Recently re-elected to the seat of Mayor in South Florida’s Broward County, Barbara Sharief has expressed her dedication to continuing the work of growing Broward County’s economy by expanding the influence of local businesses. Her plan of action is centered around the newly issued 2016–2020 Commission Strategic Plan, available to view on the county commission’s website. The plan is based on Sharief’s first outline that was issued in 2013.
Known as Broward Means Business, this entirely self-funded action plan details ways to help improve the financial health of her constituents by enacting programs to provide foreclosure assistance and seminars on navigating through the economic slump and resulting unemployment issues.
“Businesses, big and small, are increasingly choosing to locate and expand in Broward County and these are all positive indicators that our local economy is strong and stable.” — Barbara Sharief
This four-year Strategic Plan focuses on several crucial qualities in regards to South Florida’s economy such as sustainable housing, public transportation systems, financial independence, and promoting culture through the arts. All of which promise to help the local community by providing a stable job market, economic opportunities, as well as humane and comfortable accommodations for all of Broward County’s residents.
Providing Relief From Irma
However, this can be difficult to do in the wake of a natural disaster. Despite all of the preparations and prior experience Florida has with hurricanes, nothing can truly prepare an entire population for the raw power a hurricane can unleash. Especially one large enough to cover the entire state at the same time.
In the aftermath of hurricane Irma, Mayor Barbara Sharief has worked tirelessly to organize relief efforts and reassure the public, even going so far as to lift the city-wide curfew less than 48 hours after the storm had passed, garnering a few raised eyebrows from other city mayors.
“Our goal right now is recovery and restoration, and that means that we need to get people back to work, get essential personnel back to work, get relief for the people who worked for the five days through the storm and get the businesses back up and running,” she said. “No curfew right now is necessary.”

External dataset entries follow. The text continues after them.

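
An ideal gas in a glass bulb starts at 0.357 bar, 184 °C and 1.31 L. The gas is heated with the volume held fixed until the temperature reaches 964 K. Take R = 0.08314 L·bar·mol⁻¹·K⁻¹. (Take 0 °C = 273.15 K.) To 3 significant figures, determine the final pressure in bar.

Convert: T₁ = 457.1 K.
V constant ⇒ P ∝ T: V₂ = V₁; P₂ = P₁·(T₂/T₁) = 0.7528 bar.

P₂ ≈ 0.753 bar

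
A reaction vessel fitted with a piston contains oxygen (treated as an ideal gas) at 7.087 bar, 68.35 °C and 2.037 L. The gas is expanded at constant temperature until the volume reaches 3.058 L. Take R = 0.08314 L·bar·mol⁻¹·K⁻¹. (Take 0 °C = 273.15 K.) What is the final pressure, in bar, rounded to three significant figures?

P₂ ≈ 4.72 bar

Convert: T₁ = 341.5 K.
T constant ⇒ Boyle's law P V = const: T₂ = T₁; P₂ = P₁·(V₁/V₂) = 4.721 bar.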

With 89% of the county left without power after Hurricane Irma’s destruction, it was vital for relief personnel to be able to do their jobs quickly and unhindered. And despite the approximately half of the county’s stoplights being out of commission and a significant amount of foliage debris lining the roadways, many of Broward County’s major centers were up and running that Tuesday. Broward College reported that the majority of their power will still on and that classes could resume in the next few days, while Ft. Lauderdale airport had flights scheduled to come in and out with only minor delays expected.